Periodic and accumulating counters
There are two types of counter metrics: periodic counters and accumulating counters. The following table describes these metric types, lists the metric protocols that they are associated with, and lists the key SPL that you use to query them.
Counter Metric Type | Description | Metric Line Protocols | SPL used to query |
---|---|---|---|
Periodic | The client resets the value of the counter to zero each time it sends a measurement to the server, meaning that each data point is independent. | StatsD, collectd ABSOLUTE, collectd DERIVE (storerates=true) | Use mstats , stats , or tstats with sum(x) , or timechart with per_*(x) .
|
Accumulating | The value of the counter is reset to zero only when the service is reset. Each new value is added to the last one. You can compare two measurements to get the rate of accumulation. | collectd COUNTER, collectd DERIVE (storerates=false) | If your Splunk platform version is 7.2.x or higher, use mstats with rate(x) . If your Splunk platform version is 7.0.x or 7.1.x, use streamstats with latest(x) and eval .
|
Sum up periodic counters
Because of the way that periodic counters are reset to zero each time the metrics client sends them to the Splunk platform, they are reported as a series of independent measurements. To see how these measurements work as a counter, you run a mstats
, stats
, or tstats
search that aggregates them with the sum(x)
function. Alternatively you could run a timechart
search that aggregates them with one of the per_*(x)
functions.
Get the count rate for an accumulating counter
People who track accumulating counter metrics often find the count rate over time to be a more interesting measurement than the count over time. The count rate tells you when metric activity is speeding up or slowing down, and that can be significant information for some metrics.
The manner in which you determine counter rates depends mostly on the version of your Splunk platform implementation. If you are using 7.0.x or 7.1.x, you use streamstats
in conjunction with latest(x)
and eval
to return the rate of an accumulating counter. If your Splunk platform implementation is version 7.2.x or higher, you use mstats
with the rate(x)
function to get the counter rate.
The two methods of getting the counter rate return slightly different results.
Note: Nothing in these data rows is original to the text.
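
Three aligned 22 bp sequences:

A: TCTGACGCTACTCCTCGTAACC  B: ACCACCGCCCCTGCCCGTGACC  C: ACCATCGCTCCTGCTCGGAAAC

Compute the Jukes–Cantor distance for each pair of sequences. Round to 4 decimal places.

d(A,B) = 0.5913, d(A,C) = 0.4975, d(B,C) = 0.3390

A–B: 9/22 sites differ → p ≈ 0.409091, d = −0.75 ln(1 − 0.545455) = 0.591344 ≈ 0.5913.
A–C: 8/22 sites differ → p ≈ 0.363636, d = −0.75 ln(1 − 0.484848) = 0.497470 ≈ 0.4975.
B–C: 6/22 sites differ → p ≈ 0.272727, d = −0.75 ln(1 − 0.363636) = 0.338988 ≈ 0.3390.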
This happens because they compare different sets of count values.
Rate determination method | Count value difference used in rate calculation | Example |
---|---|---|
streamstats , the latest(x) function, and eval
|
Uses the difference between the count value of the latest event in the preceding timespan and the count value of the latest event in the current timespan | if your timespan is 1h , to get the rate for 2 P.M. you would get the latest event for the 1 P.M. - 2 P.M. timespan and compare it against the latest event for the 2 P.M. - 3 P.M. timespan.
|
mstats with the rate(x) function
|
Uses the difference between the count value of the earliest event in a timespan and the count value of the latest event in the same timespan. | If your timespan is 1h , to get the rate for 2 P.M. you would take the earliest event from the 1 P.M. - 2 P.M. timespan and compare it to the latest event in the 1 P.M. - 2 P.M. timespan.
|
When constructing SPL for a counter rate search, make sure that you do not mix counter metrics. If you need to report on multiple counter metrics, use the BY
clause to separate them. You should also set name=indexerpipe processor=index_thruput
to keep the focus on one specific counter metric.
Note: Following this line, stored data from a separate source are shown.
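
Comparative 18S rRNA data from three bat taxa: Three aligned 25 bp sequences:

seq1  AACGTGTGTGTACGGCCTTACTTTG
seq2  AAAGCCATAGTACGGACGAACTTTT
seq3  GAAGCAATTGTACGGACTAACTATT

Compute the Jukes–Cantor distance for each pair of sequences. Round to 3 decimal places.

seq1–seq2: 10/25 sites differ → p = 0.4, d = −0.75 ln(1 − 0.533333) = 0.571605 ≈ 0.572.
seq1–seq3: 10/25 sites differ → p = 0.4, d = −0.75 ln(1 − 0.533333) = 0.571605 ≈ 0.572.
seq2–seq3: 5/25 sites differ → p = 0.2, d = −0.75 ln(1 − 0.266667) = 0.232617 ≈ 0.233.

d(seq1,seq2) = 0.572, d(seq1,seq3) = 0.572, d(seq2,seq3) = 0.233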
Use streamstats, latest(x), and eval to return counter rate
Use streamstats
, the latest(x)
function, and eval
if your Splunk platform version is 7.0.x or 7.1.x, or if you have a scenario for which the rate(x)
function is inappropriate. You might stick to streamstats
if you can't count on having two metric data points per timespan, for example.
When you use this method, be sure to set current=f
to force the search to use the latest value from the previous timespan.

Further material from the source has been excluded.